Der Großteil der mutmaßlichen Bandenmitglieder sei über ein Online-Portal in Polen angeworben worden. Diese Personen hätten nach jetzigem Stand der Ermittlungen als „Abholer“ gearbeitet, die Wertsachen ihrer Opfer entgegennahmen und weitertransportierten. Ein anderer Teil der Gruppe habe gezielt Senioren angerufen, um diese zur Herausgabe von Wertsachen zu bewegen.

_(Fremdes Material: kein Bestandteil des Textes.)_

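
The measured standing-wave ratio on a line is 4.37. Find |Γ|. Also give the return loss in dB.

|Γ| = (S − 1)/(S + 1) = (4.37 − 1)/(4.37 + 1) = 3.37/5.37
RL = −20·log₁₀|Γ| = −20·log₁₀(0.628)

|Γ| ≈ 0.628; return loss ≈ 4.05 dB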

Meldungen der Polizei zu „Schockanrufen“ gab es in der Vergangenheit im ganzen Bundesgebiet – auch in der Rhein-Neckar-Region. Die Anrufer gaben sich meist als Polizisten oder Staatsanwälte aus und gaben an, dass ein naher Angehöriger in einen schweren Unfall verwickelt sei, bei dem Menschen schwer verletzt oder getötet wurden. Um eine Inhaftierung der Angehörigen abzuwenden, wurden die Senioren aufgefordert, Geld an einen Kurier zu übergeben.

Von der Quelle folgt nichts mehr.